I'm putting a friend's '59 Telecaster back to stock and I'm having trouble finding a pickguard. I've ordered a couple off eBay that are miles from fitting at the lower horn, and I'm thinking a genuine Fender black single ply 52 guard is the right thing. None of the places I can find online will ship to Canada. Is there a Fender dealer in Canada that treats Parts as a business rather than an annoyance?


----------



## Sneaky (Feb 14, 2006)

There is a guy here on this board who does very real replicas if you are willing to go the extra mile (ie $$$). If it's a real '59 Tele it's probably worth it. 

I think his "handle" is YJMUJRSRV (or some variation of that). I don't know him, but judging from his posts here he seems to be a guy who spends a lot of time making vintage repro stuff that is absolutely perfect. Do a search and drop him a line.


----------



## al3d (Oct 3, 2007)

Sneaky said:


> There is a guy here on this board who does very real replicas if you are willing to go the extra mile (ie $$$). If it's a real '59 Tele it's probably worth it.
> 
> I think his "handle" is YJMUJRSRV (or some variation of that). I don't know him, but judging from his posts here he seems to be a guy who spends a lot of time making vintage repro stuff that is absolutely perfect. Do a search and drop him a line.



I doubt he will want to spend 400$ US for a pickguard. In any case, check ebay..there are tons of place that will ship to Canada. some places will even cut you a custom one for pretty reasonable cost. if you have the original pickguard to use as a template, even better.


----------



## six-string (Oct 7, 2009)

try these guys. i've ordered from them and they ship USPS to Canada at reasonable rates. 
prices are competitive for most of their stuff.
Guitar Electronics Guitar & Bass Pickguards & Cover Plates Guitar Parts and Diagrams


----------



## Spellcaster (Jan 7, 2008)

I don;t have the original pickguard. The guitar came to me with a homemade tortoiseshell guard cut for two mini-buckers. What I *do* have is a collection of eight guards ordered off eBay that don't fit. That's why I want to buy only an original Fender part.


----------



## bagpipe (Sep 19, 2006)

I've ordered from these guys before. They're in the US but they ship to Canada no problem. Here's their section with genuine Fender 1 ply blackguards for a 52 reissue. May still be a bit of a crapshoot if it'll fit a genuine 59 Tele though:

Guitar Parts Resource* ::* Pickguards - '52 Reissue Telecaster

You can navigate their various products from here, if you think the above isn't what you're looking for:

Guitar Parts Resource ::The Guitar Player's Hardware Store


----------



## Spellcaster (Jan 7, 2008)

Thanks bagpipe!
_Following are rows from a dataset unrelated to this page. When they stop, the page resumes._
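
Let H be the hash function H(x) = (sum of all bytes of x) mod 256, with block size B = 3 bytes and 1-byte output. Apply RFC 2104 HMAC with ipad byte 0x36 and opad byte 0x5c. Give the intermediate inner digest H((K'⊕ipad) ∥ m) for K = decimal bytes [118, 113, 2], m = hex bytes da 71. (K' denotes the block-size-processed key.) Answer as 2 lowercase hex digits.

06

Key decimal bytes [118, 113, 2] = 76 71 02 is exactly B = 3 bytes: K' = 76 71 02.
K' ⊕ ipad = 40 47 34.
Inner input = 40 47 34 ∥ da 71.
Inner hash: sum = 64+71+52+218+113 = 518; mod 256 = 6 → 06.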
That's exactly what I'm looking for. I've dealt with these guys before on eBay, but didn't realize they sold real Fender stuff too. I had emailed Fender too, and got back the standard form letter "Any Fender dealer can order it for you". Having tried to order a guard in music stores with no success, I knew I'd have to get it somewhere else, and this looks like a great answer....My experience dealing with Guitar Parts Resource has been positive in the past, and as I've had a '52RI guard on the 59 before it went to the paint shop, I know it'll fit. I really appreciate your suggestion.


----------



## six-string (Oct 7, 2009)

Welcome to Fender.com
this wasn't too hard...


----------



## YJMUJRSRV (Jul 17, 2007)

gone fishing


----------



## ampaholic (Sep 19, 2006)

These guys ship worldwide.

Pickguardian Custom Pickguards


----------